Despite companies feeling hesitant over past failures, the government is providing massive financial backing to the semiconductor industry.

The supplementary budget now before the Diet includes about 2 trillion yen ($13.4 billion) to bolster it.

Of that, up to 677.3 billion yen will be added to the fund set up to support the startup Rapidus Corp. Combined with the amount already in the fund, the total government commitment will come to about 1 trillion yen.

Government subsidies will provide almost all the 2 trillion yen needed as an initial investment for Rapidus to develop technology.

Influential lawmakers with ties to the economy ministry are pushing the Rapidus project.

Koichi Hagiuda, the policy chief of the ruling Liberal Democratic Party, was economy minister in 2021 when it was decided to provide substantial government support to the semiconductor industry.

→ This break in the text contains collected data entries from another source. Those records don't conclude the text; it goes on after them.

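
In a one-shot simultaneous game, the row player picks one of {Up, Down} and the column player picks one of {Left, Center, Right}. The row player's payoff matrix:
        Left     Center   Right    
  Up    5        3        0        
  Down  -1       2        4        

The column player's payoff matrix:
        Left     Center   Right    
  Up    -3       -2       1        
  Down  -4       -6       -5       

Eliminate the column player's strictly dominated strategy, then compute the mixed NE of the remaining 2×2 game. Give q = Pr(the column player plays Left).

The column player's strategy Center is strictly dominated by Right: 1 > -2 and -5 > -6. Eliminate Center.
Set the row player's expected payoff from Up equal to that from Down:
  the row player's payoff from Up: q·5 + (1−q)·0 = 5q
  the row player's payoff from Down: q·(-1) + (1−q)·4 = -5q + 4
  5q = -5q + 4  ⇒  10q = 4  ⇒  q = 2/5.

q = 2/5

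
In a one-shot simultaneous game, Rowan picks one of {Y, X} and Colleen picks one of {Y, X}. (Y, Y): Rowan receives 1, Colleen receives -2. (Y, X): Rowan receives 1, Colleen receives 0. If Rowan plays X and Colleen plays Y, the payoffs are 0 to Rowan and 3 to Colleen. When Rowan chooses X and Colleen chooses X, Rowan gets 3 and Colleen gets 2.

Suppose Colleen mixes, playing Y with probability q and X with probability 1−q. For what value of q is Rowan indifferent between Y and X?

q = 2/3

For Rowan to be willing to mix, Rowan must be indifferent between Y and X, which pins down Colleen's mix.
  Rowan's payoff to Y: q·1 + (1−q)·1 = 1
  Rowan's payoff to X: q·0 + (1−q)·3 = -3q + 3
  1 = -3q + 3  ⇒  3q = 2  ⇒  q = 2/3.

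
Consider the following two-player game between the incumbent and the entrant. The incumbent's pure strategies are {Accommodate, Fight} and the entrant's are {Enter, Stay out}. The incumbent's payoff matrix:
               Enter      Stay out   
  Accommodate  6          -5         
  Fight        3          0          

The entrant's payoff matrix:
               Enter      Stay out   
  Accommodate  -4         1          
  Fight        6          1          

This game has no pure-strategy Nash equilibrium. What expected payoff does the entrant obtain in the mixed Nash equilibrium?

Set the entrant's expected payoff from Enter equal to that from Stay out:
  the entrant's expected payoff from Enter: p·(-4) + (1−p)·6 = -10p + 6
  the entrant's expected payoff from Stay out: p·1 + (1−p)·1 = 1
  -10p + 6 = 1  ⇒  -10p = -5  ⇒  p = 1/2.
At equilibrium the entrant is indifferent across columns, so the entrant's payoff equals the payoff from Enter: (1/2)·(-4) + (1/2)·6 = 1.

1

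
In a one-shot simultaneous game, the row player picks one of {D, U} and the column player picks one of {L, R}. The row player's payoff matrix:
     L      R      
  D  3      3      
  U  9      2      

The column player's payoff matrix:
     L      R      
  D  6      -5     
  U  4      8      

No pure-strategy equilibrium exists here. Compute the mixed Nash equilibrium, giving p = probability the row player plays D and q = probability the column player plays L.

Set the column player's expected payoff from L equal to that from R:
  the column player's expected payoff from L: p·6 + (1−p)·4 = 2p + 4
  the column player's expected payoff from R: p·(-5) + (1−p)·8 = -13p + 8
  2p + 4 = -13p + 8  ⇒  15p = 4  ⇒  p = 4/15.
The column player's mix must leave the row player indifferent between D and U.
  the row player's expected payoff from D: q·3 + (1−q)·3 = 3
  the row player's expected payoff from U: q·9 + (1−q)·2 = 7q + 2
  3 = 7q + 2  ⇒  -7q = -1  ⇒  q = 1/7.

p = 4/15, q = 1/7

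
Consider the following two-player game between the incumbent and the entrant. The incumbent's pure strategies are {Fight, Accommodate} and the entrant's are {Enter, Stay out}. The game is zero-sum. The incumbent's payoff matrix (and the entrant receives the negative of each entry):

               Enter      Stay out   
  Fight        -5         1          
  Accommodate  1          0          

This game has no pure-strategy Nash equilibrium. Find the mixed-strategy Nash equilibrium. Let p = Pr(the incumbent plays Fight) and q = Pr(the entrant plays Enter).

The incumbent's mix must leave the entrant indifferent between Enter and Stay out.
  the entrant's payoff from Enter: p·5 + (1−p)·(-1) = 6p - 1
  the entrant's payoff from Stay out: p·(-1) + (1−p)·0 = -p
  6p - 1 = -p  ⇒  7p = 1  ⇒  p = 1/7.
In a mixed equilibrium the incumbent is indifferent between Fight and Accommodate; this condition fixes q.
  the incumbent's expected payoff from Fight: q·(-5) + (1−q)·1 = -6q + 1
  the incumbent's expected payoff from Accommodate: q·1 + (1−q)·0 = q
  -6q + 1 = q  ⇒  -7q = -1  ⇒  q = 1/7.

p = 1/7, q = 1/7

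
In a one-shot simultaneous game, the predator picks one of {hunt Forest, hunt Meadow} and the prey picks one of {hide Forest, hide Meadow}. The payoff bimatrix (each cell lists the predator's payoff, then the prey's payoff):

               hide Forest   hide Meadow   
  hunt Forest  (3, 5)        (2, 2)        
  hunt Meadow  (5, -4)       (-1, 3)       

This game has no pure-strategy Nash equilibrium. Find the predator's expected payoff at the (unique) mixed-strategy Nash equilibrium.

For the predator to be willing to mix, the predator must be indifferent between hunt Forest and hunt Meadow, which pins down the prey's mix.
  the predator's payoff from hunt Forest: q·3 + (1−q)·2 = q + 2
  the predator's payoff from hunt Meadow: q·5 + (1−q)·(-1) = 6q - 1
  q + 2 = 6q - 1  ⇒  -5q = -3  ⇒  q = 3/5.
At equilibrium the predator is indifferent across rows, so the predator's payoff equals the payoff from hunt Forest: (3/5)·3 + (2/5)·2 = 13/5.

13/5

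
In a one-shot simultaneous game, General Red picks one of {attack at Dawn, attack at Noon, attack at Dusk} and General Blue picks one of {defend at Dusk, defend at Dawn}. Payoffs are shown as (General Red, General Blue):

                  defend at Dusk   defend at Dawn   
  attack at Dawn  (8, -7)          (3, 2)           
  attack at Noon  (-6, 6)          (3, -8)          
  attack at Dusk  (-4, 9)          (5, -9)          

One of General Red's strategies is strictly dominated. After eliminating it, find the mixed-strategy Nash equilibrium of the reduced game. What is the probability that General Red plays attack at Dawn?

General Red's strategy attack at Noon is strictly dominated by attack at Dusk: -4 > -6 and 5 > 3. Eliminate attack at Noon.
In a mixed equilibrium General Blue is indifferent between defend at Dusk and defend at Dawn; this condition fixes p.
  General Blue's payoff from defend at Dusk: p·(-7) + (1−p)·9 = -16p + 9
  General Blue's payoff from defend at Dawn: p·2 + (1−p)·(-9) = 11p - 9
  -16p + 9 = 11p - 9  ⇒  -27p = -18  ⇒  p = 2/3.

p = 2/3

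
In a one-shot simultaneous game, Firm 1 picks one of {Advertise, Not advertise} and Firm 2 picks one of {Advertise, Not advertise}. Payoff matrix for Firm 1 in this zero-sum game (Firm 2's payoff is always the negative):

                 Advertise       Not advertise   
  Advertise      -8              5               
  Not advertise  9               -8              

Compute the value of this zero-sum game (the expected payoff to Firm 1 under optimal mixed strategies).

Firm 1's indifference between Advertise and Not advertise determines Firm 2's mixing probability q:
  Firm 1's expected payoff from Advertise: q·(-8) + (1−q)·5 = -13q + 5
  Firm 1's expected payoff from Not advertise: q·9 + (1−q)·(-8) = 17q - 8
  -13q + 5 = 17q - 8  ⇒  -30q = -13  ⇒  q = 13/30.
The value is Firm 1's expected payoff against this mix (using Advertise): (13/30)·(-8) + (17/30)·5 = -19/30.

v = -19/30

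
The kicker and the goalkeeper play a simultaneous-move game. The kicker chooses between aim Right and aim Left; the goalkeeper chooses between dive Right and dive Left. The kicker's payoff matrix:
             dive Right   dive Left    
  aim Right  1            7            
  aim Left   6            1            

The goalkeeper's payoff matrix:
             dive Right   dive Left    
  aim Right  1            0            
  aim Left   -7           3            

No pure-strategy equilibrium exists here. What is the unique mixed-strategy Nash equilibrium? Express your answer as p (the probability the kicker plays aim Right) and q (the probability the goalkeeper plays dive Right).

In a mixed equilibrium the goalkeeper is indifferent between dive Right and dive Left; this condition fixes p.
  the goalkeeper's expected payoff from dive Right: p·1 + (1−p)·(-7) = 8p - 7
  the goalkeeper's expected payoff from dive Left: p·0 + (1−p)·3 = -3p + 3
  8p - 7 = -3p + 3  ⇒  11p = 10  ⇒  p = 10/11.
The goalkeeper's mix must leave the kicker indifferent between aim Right and aim Left.
  the kicker's payoff to aim Right: q·1 + (1−q)·7 = -6q + 7
  the kicker's payoff to aim Left: q·6 + (1−q)·1 = 5q + 1
  -6q + 7 = 5q + 1  ⇒  -11q = -6  ⇒  q = 6/11.

p = 10/11, q = 6/11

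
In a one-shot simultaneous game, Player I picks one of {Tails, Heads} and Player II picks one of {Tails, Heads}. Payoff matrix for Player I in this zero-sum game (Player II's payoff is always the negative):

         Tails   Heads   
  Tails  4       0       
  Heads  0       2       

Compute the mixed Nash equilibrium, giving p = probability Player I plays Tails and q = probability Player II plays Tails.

Player I's mix must leave Player II indifferent between Tails and Heads.
  Player II's payoff from Tails: p·(-4) + (1−p)·0 = -4p
  Player II's payoff from Heads: p·0 + (1−p)·(-2) = 2p - 2
  -4p = 2p - 2  ⇒  -6p = -2  ⇒  p = 1/3.
Set Player I's expected payoff from Tails equal to that from Heads:
  Player I's payoff from Tails: q·4 + (1−q)·0 = 4q
  Player I's payoff from Heads: q·0 + (1−q)·2 = -2q + 2
  4q = -2q + 2  ⇒  6q = 2  ⇒  q = 1/3.

p = 1/3, q = 1/3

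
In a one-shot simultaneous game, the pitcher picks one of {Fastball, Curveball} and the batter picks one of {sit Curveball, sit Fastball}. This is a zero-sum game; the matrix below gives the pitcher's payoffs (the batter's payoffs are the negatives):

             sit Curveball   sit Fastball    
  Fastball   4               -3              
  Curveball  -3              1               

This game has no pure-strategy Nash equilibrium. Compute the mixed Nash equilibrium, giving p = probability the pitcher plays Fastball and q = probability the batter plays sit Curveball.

p = 4/11, q = 4/11

The pitcher's mix must leave the batter indifferent between sit Curveball and sit Fastball.
  the batter's payoff to sit Curveball: p·(-4) + (1−p)·3 = -7p + 3
  the batter's payoff to sit Fastball: p·3 + (1−p)·(-1) = 4p - 1
  -7p + 3 = 4p - 1  ⇒  -11p = -4  ⇒  p = 4/11.
For the pitcher to be willing to mix, the pitcher must be indifferent between Fastball and Curveball, which pins down the batter's mix.
  the pitcher's payoff to Fastball: q·4 + (1−q)·(-3) = 7q - 3
  the pitcher's payoff to Curveball: q·(-3) + (1−q)·1 = -4q + 1
  7q - 3 = -4q + 1  ⇒  11q = 4  ⇒  q = 4/11.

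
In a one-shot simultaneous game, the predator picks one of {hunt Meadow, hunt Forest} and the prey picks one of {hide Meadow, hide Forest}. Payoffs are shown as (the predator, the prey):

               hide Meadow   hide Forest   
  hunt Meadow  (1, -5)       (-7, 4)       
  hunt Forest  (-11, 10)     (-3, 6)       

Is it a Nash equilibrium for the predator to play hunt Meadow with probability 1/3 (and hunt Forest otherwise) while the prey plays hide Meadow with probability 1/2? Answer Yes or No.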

Moves led by the United States to reduce reliance on China for semiconductors spurred various nations to invest in their domestic entities.

LDP Secretary-General Toshimitsu Motegi also once served as economy minister, and the current office holder, Yasutoshi Nishimura, has also been enthusiastic about having Rapidus join the ranks of the world’s major chipmakers.

Rapidus was established in August 2022 through government initiative and capital contributions from eight major companies, such as Toyota Motor Corp., Sony Group Corp. and NTT Corp.

But total contributions from the eight companies only comes to 7.3 billion yen.

“We have no need, for the time being, of possessing the most advanced semiconductors,” said an executive at one of the companies. “We just went along with this because the government asked us to.”

The plan is for Rapidus to receive technological assistance from IBM Corp. to develop the world’s most advanced semiconductors.

Despite the strong government support, some economy ministry officials are well aware of past failures.

While Japan in the 1980s led the world in semiconductor production, it has increasingly fallen behind Taiwan, South Korea and China in recent years.

As a means of reviving the Japanese chip sector, Elpida Memory Inc. was established in 1999 by merging the semiconductor memory businesses of NEC Corp., Hitachi Ltd. and Mitsubishi Electric Corp.

But Elpida Memory went bankrupt in 2012 even after huge amounts of government funds were pumped into it.

Japan Display Inc., founded in 2012 by merging the small-sized liquid crystal display (LCD) panel businesses of Toshiba Corp., Sony Corp. and Hitachi in a government-led initiative for the realignment of the LCD industry, is still struggling.

And Rapidus is not the only company being supported.

The supplementary budget also includes several hundreds of billions of yen in subsidies to Taiwan Semiconductor Manufacturing Co. (TSMC), the world’s largest contract chipmaker, so it can build a second facility in Kumamoto Prefecture.

The government had previously approved as much as 476 billion yen in subsidies for the construction of TSMC’s first Kumamoto plant.